FNA demonstrated a sensitivity=0.435 (95%CI 0.232-0.637), specificity=0.926 (0.827-1.02), positive predictive value=0.833 (0.625-1.04) and negative predictive value 0.658 (0.507-0.809) for cancer on final pathology.
There was no difference in the rate of malignancy in surveilled cysts based on initial size>3cm or <3cm (n=3/84, 3.6% vs n=28/913, 3.1%, p=0.572) during the median 6.6-year surveillance period. CR-progression was more frequent in cysts>3 cm at initial diagnosis (22.4% vs 15.4%, p=0.010). No cysts progressing directly to malignancy had initial size>3cm (n=0/17). HGD/malignancy was more common in cysts with worrisome or high-risk stigmata (n=6/17, 35.2%) or main-duct involvement (24%, n=12/50) versus growth in size (n=4/63, 6.3%, p=0.011) [Figure 1].
Conclusion: The rate of clinically relevant progression for SB-IPMNs is low but not insignificant based on long-term follow-up. A positive FNA has value in predicting the need for resection, though cysts with a negative FNA still require surveillance.

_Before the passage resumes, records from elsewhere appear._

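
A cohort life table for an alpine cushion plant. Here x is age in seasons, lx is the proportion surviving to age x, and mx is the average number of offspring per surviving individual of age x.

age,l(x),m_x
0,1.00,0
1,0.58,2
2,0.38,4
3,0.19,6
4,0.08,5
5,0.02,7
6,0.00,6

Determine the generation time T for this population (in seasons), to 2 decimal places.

2.28

lx·mx: 0, 1.16, 1.52, 1.14, 0.4, 0.14, 0 → R0 = 4.36
x·lx·mx: 0, 1.16, 3.04, 3.42, 1.6, 0.7, 0 → Σ = 9.92
T = 9.92 / 4.36 = 2.275229… → 2.28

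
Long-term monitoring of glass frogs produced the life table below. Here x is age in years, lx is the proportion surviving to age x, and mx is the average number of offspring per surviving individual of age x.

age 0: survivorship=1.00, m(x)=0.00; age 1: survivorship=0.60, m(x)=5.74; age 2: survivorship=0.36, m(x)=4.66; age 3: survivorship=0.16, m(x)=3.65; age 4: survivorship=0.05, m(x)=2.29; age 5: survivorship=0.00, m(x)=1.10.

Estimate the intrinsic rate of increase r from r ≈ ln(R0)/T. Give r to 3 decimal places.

R0 = Σ lx·mx = 0 + 3.444 + 1.6776 + 0.584 + 0.1145 + 0 = 5.8201
Σ x·lx·mx = 9.0092; T = 9.0092/5.8201 = 1.54795…
r ≈ ln(R0)/T = ln(5.8201)/1.54795… = 1.13784… → 1.138

1.138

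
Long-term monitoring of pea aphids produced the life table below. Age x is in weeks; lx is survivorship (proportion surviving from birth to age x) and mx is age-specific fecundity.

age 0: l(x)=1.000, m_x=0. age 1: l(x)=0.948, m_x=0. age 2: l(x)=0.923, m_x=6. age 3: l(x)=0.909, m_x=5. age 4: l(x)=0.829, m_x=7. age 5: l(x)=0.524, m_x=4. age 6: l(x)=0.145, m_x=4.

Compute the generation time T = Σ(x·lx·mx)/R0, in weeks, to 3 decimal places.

lx·mx: 0, 0, 5.538, 4.545, 5.803, 2.096, 0.58 → R0 = 18.562
x·lx·mx: 0, 0, 11.076, 13.635, 23.212, 10.48, 3.48 → Σ = 61.883
T = 61.883 / 18.562 = 3.333854… → 3.334

3.334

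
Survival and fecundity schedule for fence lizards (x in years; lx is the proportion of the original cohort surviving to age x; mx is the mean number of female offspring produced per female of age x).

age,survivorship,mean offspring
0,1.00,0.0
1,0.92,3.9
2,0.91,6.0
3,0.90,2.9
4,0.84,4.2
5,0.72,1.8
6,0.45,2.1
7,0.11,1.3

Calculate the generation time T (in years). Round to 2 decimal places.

2.82

lx·mx: 0, 3.588, 5.46, 2.61, 3.528, 1.296, 0.945, 0.143 → R0 = 17.57
x·lx·mx: 0, 3.588, 10.92, 7.83, 14.112, 6.48, 5.67, 1.001 → Σ = 49.601
T = 49.601 / 17.57 = 2.823051… → 2.82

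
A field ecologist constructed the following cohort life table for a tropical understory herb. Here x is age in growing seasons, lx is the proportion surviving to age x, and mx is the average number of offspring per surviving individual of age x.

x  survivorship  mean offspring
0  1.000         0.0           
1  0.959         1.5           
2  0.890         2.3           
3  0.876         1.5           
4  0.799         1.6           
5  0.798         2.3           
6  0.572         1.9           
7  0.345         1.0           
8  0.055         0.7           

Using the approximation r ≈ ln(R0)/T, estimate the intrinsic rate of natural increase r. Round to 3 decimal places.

0.636

R0 = Σ lx·mx = 0 + 1.4385 + 2.047 + 1.314 + 1.2784 + 1.8354 + 1.0868 + 0.345 + 0.0385 = 9.3836
Σ x·lx·mx = 33.0089; T = 33.0089/9.3836 = 3.51772…
r ≈ ln(R0)/T = ln(9.3836)/3.51772… = 0.63648… → 0.636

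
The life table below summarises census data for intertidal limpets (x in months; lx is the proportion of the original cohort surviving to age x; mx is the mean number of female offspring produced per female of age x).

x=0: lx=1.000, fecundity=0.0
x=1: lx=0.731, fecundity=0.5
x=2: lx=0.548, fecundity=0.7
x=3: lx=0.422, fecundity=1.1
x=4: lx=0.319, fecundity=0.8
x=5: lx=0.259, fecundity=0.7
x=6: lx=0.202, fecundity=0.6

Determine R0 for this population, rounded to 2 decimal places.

lx·mx by age: 0, 0.3655, 0.3836, 0.4642, 0.2552, 0.1813, 0.1212
R0 = Σ lx·mx = 1.771 → 1.77

1.77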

Active surveillance should drive decision for resection rather than initial cyst size. Long-term non-operative surveillance is warranted, with surgery reserved for cysts with clinically relevant progression.


Figure 1. Progression of the Side Branch IPMN. Malignant/dysplastic potential of high-risk SB-IPMNs by the feature making them high risk. Main duct involvement and other non-size-based Fukuoka stigmata were associated with a higher rate of malignancy/high grade dysplasia than cysts deemed high-risk based on size criteria (p=0.011).